Gwyneth Paltrow would like us to get one thing straight: She will not be consciously uncoupling from Goop anytime soon.
This summer, “Page Six” started a rumor that Paltrow would distance herself from the newsletter and e-commerce business she founded eight years ago. “The funniest thing about that is that they’ve never been more wrong,” Paltrow tells me, with a laugh. “This is my heart, my soul, my brain. I’m here all day, every day.”
The publication misunderstood a statement that she had made about Goop’s future. She had been trying to explain that she wants to create a company that is bigger than she is. “When I think about true scale, the less the brand has to leverage me, the more it can achieve true scale by itself,” she says. “Somehow that became that I was leaving.”
The fact is, Paltrow has been aggressively growing the business over the last year. Earlier this year, Goop launched a natural skincare line in collaboration with Juice Beauty, which has helped drive overall sales. (Revenues have tripled over the last two years and site visitors have doubled in the last year, her team tells me.) In August, she helped raise a Series B round of over $10 million, which will be used to expand Goop’s direct-to-consumer business. Last month, we saw a glimpse of Paltrow’s new e-commerce strategy at work with the launch of Goop Label, her first foray into designing apparel.
Gwyneth Paltrow
Creating a clothing collection was a natural next step for Goop, which already curates a selection of fashion, beauty, and home products from other designers. With her new line, she’s working with a small team of designers to develop garments from conception to production, based on her own favorite pieces from her wardrobe. These are meant to be staples, like a little black dress or a simple chambray button-down shirt, rather than of-the-moment trend pieces. “They create a template for a uniform,” Paltrow explains. “Easy stuff.”
There is a strong focus on using the best quality materials and craftsmanship, since the company says the clothes are made in the same Italian factories that manufacture for Proenza Schouler, Dries Van Noten, and Azzedine Alaia. But since they are sold directly to consumers online rather than through retailers, Goop can afford to sell them less expensively than comparable designers. This takes a page from businesses like Everlane and Cuyana that deliver high-quality products without enormous markups. But Goop Label will be hitting the higher end of the market than these other brands, at price points of $1,195 for a coat and $595 for a dress.
Goop coat in navy ($1,195) and Goop October dress in black ($595)

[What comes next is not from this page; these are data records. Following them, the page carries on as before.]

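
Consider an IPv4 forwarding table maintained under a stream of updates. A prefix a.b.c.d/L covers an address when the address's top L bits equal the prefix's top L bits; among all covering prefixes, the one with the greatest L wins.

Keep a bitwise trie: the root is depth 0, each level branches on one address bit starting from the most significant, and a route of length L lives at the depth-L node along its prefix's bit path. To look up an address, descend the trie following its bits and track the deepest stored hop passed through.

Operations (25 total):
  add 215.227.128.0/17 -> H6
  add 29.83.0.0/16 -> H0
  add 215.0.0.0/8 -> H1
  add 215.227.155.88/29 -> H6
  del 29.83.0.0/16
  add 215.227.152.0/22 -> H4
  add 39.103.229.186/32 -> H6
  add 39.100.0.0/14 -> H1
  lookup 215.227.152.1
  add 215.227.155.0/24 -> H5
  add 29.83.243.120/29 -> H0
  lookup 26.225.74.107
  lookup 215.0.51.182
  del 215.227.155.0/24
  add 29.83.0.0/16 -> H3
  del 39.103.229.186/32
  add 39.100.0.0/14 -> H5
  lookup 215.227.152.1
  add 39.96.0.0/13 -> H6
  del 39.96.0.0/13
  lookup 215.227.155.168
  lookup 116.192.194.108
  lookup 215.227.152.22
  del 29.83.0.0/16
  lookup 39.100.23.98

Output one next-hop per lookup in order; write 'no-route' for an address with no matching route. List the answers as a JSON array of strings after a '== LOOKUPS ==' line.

Process each operation:
  + 215.227.128.0/17 (H6) depth=17
  + 29.83.0.0/16 (H0) depth=16
  + 215.0.0.0/8 (H1) depth=8
  + 215.227.155.88/29 (H6) depth=29
  - 29.83.0.0/16 clear@16
  + 215.227.152.0/22 (H4) depth=22
  + 39.103.229.186/32 (H6) depth=32
  + 39.100.0.0/14 (H1) depth=14
  Q 215.227.152.1: descend 1101011111100011100110 ; hops seen [H1,H6,H4] ; pick H4
  + 215.227.155.0/24 (H5) depth=24
  + 29.83.243.120/29 (H0) depth=29
  Q 26.225.74.107: descend 00011 ; hops seen [∅] ; pick no-route
  Q 215.0.51.182: descend 11010111 ; hops seen [H1] ; pick H1
  - 215.227.155.0/24 clear@24
  + 29.83.0.0/16 (H3) depth=16
  - 39.103.229.186/32 clear@32
  + 39.100.0.0/14 (H5) depth=14
  Q 215.227.152.1: descend 1101011111100011100110 ; hops seen [H1,H6,H4] ; pick H4
  + 39.96.0.0/13 (H6) depth=13
  - 39.96.0.0/13 clear@13
  Q 215.227.155.168: descend 110101111110001110011011 ; hops seen [H1,H6,H4] ; pick H4
  Q 116.192.194.108: descend 0 ; hops seen [∅] ; pick no-route
  Q 215.227.152.22: descend 1101011111100011100110 ; hops seen [H1,H6,H4] ; pick H4
  - 29.83.0.0/16 clear@16
  Q 39.100.23.98: descend 00100111011001 ; hops seen [H5] ; pick H5

== LOOKUPS ==
["H4","no-route","H1","H4","H4","no-route","H4","H5"]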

“I find, as a consumer, that the price points of some of my favorite designer clothing is so exorbitantly expensive,” Paltrow says. “I wanted to know if there was a way with the direct-to-consumer model. To create an incredible product that is slightly more aspirational, but pass on the savings to the consumer.”
Goop has taken a careful and highly curated approach to introducing new products. Her team designs a capsule collection of fewer than five garments that drops each month. “The edit is so clear,” Paltrow says. “We’ve made every choice count.”
Women who sign up for the mailing list will get an announcement when it is available for purchases. Paltrow says that Goop produced under 1,000 pieces of each garment for the first two collections, but all available product was snapped up within hours of going live. While the pieces themselves are luxurious, the business approach is very lean. There is no waste: no excess inventory that needs to be marked down, no expensive advertising campaigns or marketing strategies.
This approach has been effective because Goop has a good sense about what its customers will like. After all, the entire brand has been about monetizing Paltrow’s personal taste. While many lifestyle brands invest a lot of time, energy, and money on branding consultants to develop their own unique “point of view” in the marketplace, Goop simply relies on Paltrow’s instincts about what she likes. In the few times when Paltrow let buyers convince her to sell an item on Goop that she wasn’t sure about, Goop customers were also not interested in buying. “It was a great lesson in curation,” she remembers.
Ultimately, the secret sauce to Goop’s success is having a very clear and distinct identity, which is easy to convey because it is an extension of Paltrow herself. This has allowed Goop to cultivate an audience that appreciates its aesthetic, making it far easier to sell them products they will like. “We know who we are, that’s what makes the business resonate,” Paltrow says. “You don’t have to like our taste, but it’s our taste.”